Lembranças de uma tarde em Nova Orleans
A morte de Gregg Allman, guitarrista, tecladista e líder da Allman Brothers Band, faz o colunista se lembrar de uma autêntica aula de southern rock
A primeira – e infelizmente, a única – vez que assisti a Allman Brothers Band foi em 25 de abril de 2010, em Nova Orleans. Eles eram uma das atrações principais do festival de jazz da cidade, que trazia também a dupla Simon & Garfunkel, os Black Crowes, o jazzista Allen Toussaint e Levon Helm, ex-baterista de The Band. Foi um massacre de duas horas e meia. Volume no máximo, dois bateristas, uma das principais duplas de guitarristas da atualidade – Derek Trucks e Warren Haynes, substitutos de Duane Allman e Dickey Bets – e tudo que você gostaria de escutar numa performance dos reis do southern rock: Statesboro Blues, Midnight Rider, Melissa, One Way Out e, claro, Whippin’ Post, a melhor canção de seu repertório. Gregg Allman, tecladista, vocalista e líder dos Allman Brothers, se postava no lado direito do palco e comandava a banda com sua lendária expressão de poucos amigos. Esse momento foi tão emblemático para mim – até porque em Nova Orleans fiz uma das melhores reportagens da minha vida – que ressurgiu num determinado ponto do meu cérebro após o anúncio da morte de Allman, no dia 27 de maio, de causas não reveladas. Tinha 69 anos e um passado marcado por excesso de álcool e drogas (heroína, em particular), além de um transplante de fígado. A notícia de seu falecimento tem rendido homenagens, que vão da Tedeschi Trucks Band, herdeiros naturais da Allman Brothers Band, ao cantor country Eric Church. Todas, evidentemente, merecidas: Gregg Allman foi um gigante.

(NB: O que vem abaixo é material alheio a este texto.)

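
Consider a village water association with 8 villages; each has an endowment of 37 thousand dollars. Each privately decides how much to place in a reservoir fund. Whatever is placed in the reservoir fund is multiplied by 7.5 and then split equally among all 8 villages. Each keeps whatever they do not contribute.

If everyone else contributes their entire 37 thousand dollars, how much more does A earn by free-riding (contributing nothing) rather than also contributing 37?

Switching from a contribution of 37 to 0 lets A keep an extra 37 thousand dollars, but lowers the reservoir fund by 37, which costs A their own share of that drop: 7.5/8 × 37 = 34.69.
Net gain = 37 − 34.69 = 2.31. The private return per contributed unit (0.9375) is below 1, so free-riding is indeed the best response regardless of what the others do.

2.31 thousand dollars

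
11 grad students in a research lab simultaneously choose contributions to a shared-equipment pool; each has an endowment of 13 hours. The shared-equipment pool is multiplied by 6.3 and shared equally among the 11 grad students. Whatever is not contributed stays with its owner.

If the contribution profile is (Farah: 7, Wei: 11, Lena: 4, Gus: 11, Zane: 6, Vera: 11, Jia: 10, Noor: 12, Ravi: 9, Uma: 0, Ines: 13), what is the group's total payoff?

641.20 hours

Total contributed: 7 + 11 + 4 + 11 + 6 + 11 + 10 + 12 + 9 + 0 + 13 = 94; total kept: 11 × 13 − 94 = 49.
The shared-equipment pool pays out 6.3 × 94 = 592.20 in aggregate.
Group total = 49 + 592.20 = 641.20.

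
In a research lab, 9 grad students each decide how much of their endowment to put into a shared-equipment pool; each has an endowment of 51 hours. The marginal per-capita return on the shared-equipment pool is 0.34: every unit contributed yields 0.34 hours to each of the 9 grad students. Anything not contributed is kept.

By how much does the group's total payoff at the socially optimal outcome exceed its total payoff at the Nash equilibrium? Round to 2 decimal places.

945.54 hours

The private return per contributed unit is 0.34 < 1, so contributing 0 is dominant for every player. At the Nash equilibrium everyone keeps their 51, and the group total is 9 × 51 = 459.
Each contributed unit returns 3.060 to the group as a whole (0.34 to each of 9 players), which exceeds 1, so the social optimum is full contribution: group total = 3.060 × 459 = 1404.54.
Efficiency loss = 1404.54 − 459 = 945.54.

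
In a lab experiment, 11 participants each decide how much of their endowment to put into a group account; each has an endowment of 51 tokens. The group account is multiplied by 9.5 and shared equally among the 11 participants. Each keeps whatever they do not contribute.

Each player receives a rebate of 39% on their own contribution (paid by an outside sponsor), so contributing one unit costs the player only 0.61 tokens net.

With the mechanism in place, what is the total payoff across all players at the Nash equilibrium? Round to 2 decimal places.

With the mechanism, a contributed unit returns (9.5/11) / 0.61 = 1.4158 per unit of net cost to the contributor — now above 1 — so contributing fully is weakly dominant for every player.
So the Nash equilibrium is full contribution by all 11; the group earns 11 × (51 × 0.39 + 9.5 × 51) = 5548.29.

5548.29 tokens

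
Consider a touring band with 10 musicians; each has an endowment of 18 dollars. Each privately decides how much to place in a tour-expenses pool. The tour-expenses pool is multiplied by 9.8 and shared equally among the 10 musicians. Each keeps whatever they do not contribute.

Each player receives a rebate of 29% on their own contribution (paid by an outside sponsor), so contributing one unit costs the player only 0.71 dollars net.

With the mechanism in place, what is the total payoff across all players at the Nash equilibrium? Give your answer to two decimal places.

1816.20 dollars

Under the mechanism each unit contributed yields (9.8/10) / 0.71 = 1.3803 back to its contributor per unit of net cost, which exceeds 1, making full contribution the dominant choice for everyone.
So the Nash equilibrium is full contribution by all 10; the group earns 10 × (18 × 0.29 + 9.8 × 18) = 1816.20.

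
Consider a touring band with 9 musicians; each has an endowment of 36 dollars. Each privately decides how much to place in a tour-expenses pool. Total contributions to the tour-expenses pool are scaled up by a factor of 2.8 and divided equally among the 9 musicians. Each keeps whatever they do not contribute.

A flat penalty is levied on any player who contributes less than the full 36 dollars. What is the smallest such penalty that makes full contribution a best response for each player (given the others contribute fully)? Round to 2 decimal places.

Given the others contribute fully, the best deviation is to contribute 0 (any partial contribution still incurs the fine and gives up units whose private return 0.3111 is below 1).
Deviating from 36 to 0 saves 36 dollars but forfeits the deviator's share of the drop in the tour-expenses pool: 2.8/9 × 36 = 11.20.
So the deviation gain is 36 − 11.20 = 24.80, and the fine must be at least 24.80 dollars to wipe it out.

24.80 dollars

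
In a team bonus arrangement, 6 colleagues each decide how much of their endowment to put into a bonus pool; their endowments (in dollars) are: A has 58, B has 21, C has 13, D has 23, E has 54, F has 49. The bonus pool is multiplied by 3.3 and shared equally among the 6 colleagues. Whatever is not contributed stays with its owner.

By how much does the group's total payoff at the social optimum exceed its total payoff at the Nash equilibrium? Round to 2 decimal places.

501.40 dollars

The private return per contributed unit is 3.3/6 = 0.5500 < 1 for every player regardless of endowment, so the Nash equilibrium is zero contribution and the group total is Σ E_j = 58 + 21 + 13 + 23 + 54 + 49 = 218.
Each contributed unit returns 3.300 to the group, so the social optimum is full contribution by everyone: group total = 3.300 × 218 = 719.40.
Efficiency loss = (3.300 − 1) × 218 = 501.40.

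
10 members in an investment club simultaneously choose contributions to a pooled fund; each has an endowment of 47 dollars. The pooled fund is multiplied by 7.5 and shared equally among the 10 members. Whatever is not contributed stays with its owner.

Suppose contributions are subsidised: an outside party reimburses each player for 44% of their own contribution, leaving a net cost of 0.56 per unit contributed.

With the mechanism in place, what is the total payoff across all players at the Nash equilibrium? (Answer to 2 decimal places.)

Under the mechanism each unit contributed yields (7.5/10) / 0.56 = 1.3393 back to its contributor per unit of net cost, which exceeds 1, making full contribution the dominant choice for everyone.
So the Nash equilibrium is full contribution by all 10; the group earns 10 × (47 × 0.44 + 7.5 × 47) = 3731.80.

3731.80 dollars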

https://www.youtube.com/watch?v=TlLe2HUraLc
Os Allman Brothers são os legítimos representantes do southern rock, um termo que Gregg simplesmente detestava (ele dizia, com certa razão, que o rock era essencialmente sulista porque nasceu naquela região dos Estados Unidos). O grupo criado por ele e pelo irmão, o soberbo guitarrista Duane Allman, tinha como característica a combinação de blues, soul, country e jazz em doses exatas e muita improvisação. O ponto alto da receita bem urdida pelos irmãos Allman está em Live at Filmore East, álbum de 1971, considerado por muitos como o melhor ao vivo de todos os tempos. E aí entra Whippin’ Post, com uma explosão de solos de Duane e Dickey Betts e uma das letras mais blue da história (na qual, basicamente, Gregg compara a dor de sofrer nas mãos de uma mulher com a de estar preso num poste de açoitamento). Duane também entrou para a história por popularizar um vidrinho de remédio chamado Coricidin como slide de guitarra – o pioneiro foi Jesse Ed Davis, guitarrista da banda do bluesman Taj Mahal. Embora tenha um bom número de discos de estúdio, o grupo rendia melhor ao vivo, onde as composições se transformam em exercícios de virtuosismo. Ah, sim, os Allman Brothers peitaram o racismo reinante na América sulista – ainda mais na década de 60 – ao incluir em sua formação um baterista afro-americano, Jay Joahnnie “Jaimoe” Johanson.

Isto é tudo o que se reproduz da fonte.